Ceza soruşturması sonucunda; Tatvan CBS tarafından müteveffanın ölümünde kendisinin tamamen kusurlu olduğu, tren makinisti İ……….. kusurlarının bulunmaması nedeniyle 06/01/2017 tarihli kovuşturmaya yer olmadığına dair karar verildiği görülmüştür.
Mahkememizce alınan kusur-zarar raporunda; müteveffa sürücü …’ın % 100 kusurlu olduğu, dava dışı sürücü ……. kusurunun bulunmadığı, davacı annenin zararının 77.095,17 TL, davalı babanın maddi zararının 53.667,43 TL olduğu belirtilmiştir.
Davalı vekili rapora karşı itiraz dilekçesinde; destek şahsının kusuruna denk gelen zararların teminat kapsamında olmadığını beyan etmiştir.
Davacı vekili; rapor doğrultusunda davasını ıslah etmiştir.
Tarafların iddia ve savunmaları ile tüm dosya kapsamı birarada değerlendirildiğinde; davanın trafik kazasından kaynaklanan destekten yoksun kalma tazminatı istemine ilişkin olduğu, ZMMS poliçesini düzenleyen sigorta şirketlerinin 3.şahıslara karşı sürücünün kusuru oranında sorumlu oldukları, dosyada mevcut kaza tespit tutanağına göre, murisin kazanın meydana gelmesinde % 100 kusurunun bulunduğu, her ne kadar Yargıtay Hukuk Genel Kurulu’nun 2011/17-142 Esas 2011/411 Karar sayılı kararı uyarınca mirasçı olan hak sahiplerinin destekten yoksun kalan üçüncü kişi sıfatıyla trafik sigortacısı olan şirketten tazminat talep edebilecekleri kabul edilmiş iken, 01/06/2015 tarihinde yürürlüğe giren Karayolları Motorlu Araçlar Zorunlu Mali Sorumluluk Sigortası Genel Şartları A.6 maddesi d bendi uyarınca destekten yoksun kalan hak sahibinin destek şahsının kusuruna denk gelen tazminat taleplerinin açıkça teminat dışı bırakıldığı, daha sonra 6704 sayılı yasa ile yapılan değişiklik sonucu 2918 sayılı KTK’nun 92/g maddesinin de aynı yönde değiştirildiği, dava konusu poliçenin Genel Şartların yürürlüğe girdiği 01/06/2015 tarihinden sonra 18/11/2015 tarihinde düzenlenmiş olması nedeniyle Genel Şartlardaki hükümlere tabi olduğu, dolayısıyla davacıların murisin kusuruna denk gelen destekten yoksun kalma tazminat taleplerinin de teminat dışı olduğu ve davacıların murisinin de kazanın oluşumunda % 100 kusurlu olması nedeniyle davanın sübuta ermediği anlaşılmakla davanın reddine karar verilmiş ve aşağıdaki hüküm kurulmuştur.

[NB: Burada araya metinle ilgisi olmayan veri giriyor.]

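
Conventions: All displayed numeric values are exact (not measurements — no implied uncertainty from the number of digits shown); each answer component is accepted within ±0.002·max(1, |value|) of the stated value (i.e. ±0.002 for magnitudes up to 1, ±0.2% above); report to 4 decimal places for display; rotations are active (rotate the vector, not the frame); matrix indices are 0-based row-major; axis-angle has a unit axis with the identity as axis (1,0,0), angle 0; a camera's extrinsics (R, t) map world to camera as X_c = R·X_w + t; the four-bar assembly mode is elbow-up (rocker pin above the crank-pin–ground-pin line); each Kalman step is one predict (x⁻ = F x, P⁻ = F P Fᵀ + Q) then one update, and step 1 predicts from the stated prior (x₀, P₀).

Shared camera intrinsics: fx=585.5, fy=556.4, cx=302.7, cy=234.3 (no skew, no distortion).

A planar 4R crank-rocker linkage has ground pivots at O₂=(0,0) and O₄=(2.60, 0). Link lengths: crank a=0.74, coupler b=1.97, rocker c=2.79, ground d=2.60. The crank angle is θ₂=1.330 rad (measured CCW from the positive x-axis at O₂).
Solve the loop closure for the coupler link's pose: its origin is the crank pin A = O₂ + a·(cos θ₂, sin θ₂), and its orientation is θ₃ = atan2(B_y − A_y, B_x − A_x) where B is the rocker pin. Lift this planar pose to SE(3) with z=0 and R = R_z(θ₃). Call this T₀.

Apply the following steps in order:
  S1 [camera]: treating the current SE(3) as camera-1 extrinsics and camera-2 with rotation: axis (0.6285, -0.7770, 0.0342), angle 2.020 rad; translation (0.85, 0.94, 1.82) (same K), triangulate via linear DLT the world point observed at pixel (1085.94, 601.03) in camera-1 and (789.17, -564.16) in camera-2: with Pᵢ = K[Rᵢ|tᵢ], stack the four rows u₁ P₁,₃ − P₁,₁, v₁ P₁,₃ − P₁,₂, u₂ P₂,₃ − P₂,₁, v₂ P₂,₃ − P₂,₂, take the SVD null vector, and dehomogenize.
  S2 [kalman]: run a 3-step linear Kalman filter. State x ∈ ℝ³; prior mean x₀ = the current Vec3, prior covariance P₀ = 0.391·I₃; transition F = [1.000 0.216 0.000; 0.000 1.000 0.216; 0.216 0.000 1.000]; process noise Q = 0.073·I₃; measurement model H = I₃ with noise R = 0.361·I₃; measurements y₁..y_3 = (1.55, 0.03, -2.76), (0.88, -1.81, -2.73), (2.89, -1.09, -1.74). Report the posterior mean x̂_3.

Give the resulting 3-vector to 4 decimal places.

source (fourbar_fk): coupler pose = R=[0.5147 -0.8574 0.0000; 0.8574 0.5147 0.0000; 0.0000 0.0000 1.0000], t=(0.1765, 0.7186, 0.0000)
after S1 (triangulate): (1.5090, -1.6464, 1.7677)
after S2 (kf_track): (1.4689, -1.3618, -1.2905)

result = (1.4689, -1.3618, -1.2905)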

H Ü K Ü M : Gerekçesi yukarıda açıklandığı üzere;

Davanın REDDİNE,
1-Alınması gerekli 35,90 TL harçtan, dava açılırken peşin olarak yatırılan 170,78 TL harçtan mahsubu ile bakiye 134,88 TL harcın karar kesinleştiğinde davacı tarafa iadesine,
2-Davacı tarafından yapılan yargılama giderlerinin üzerinde bırakılmasına,
3-Davalı taraf kendisini vekille temsil ettirdiğinden karar tarihinde geçerli A.A.Ü.T. deki esaslara göre belirlenen 5.850,00 TL vekalet ücretinin davacıdan alınarak davalıya verilmesine,
4-Davalı tarafça yapılan yargılama gideri olmadığından karar verilmesine yer olmadığına,
5-Davacı tarafından dosyaya yatırılan ve sarf edilmeyen gider avansının karar kesinleştiğinde davacı tarafa iadesine,
Dair davacı vekilinin yüzüne karşı, davalı vekilinin yokluğunda kararın taraflara tebliğinden 2 haftalık süre içinde istinaf yolu açık olmak üzere verilen karar açıkça okunup usulen anlatıldı.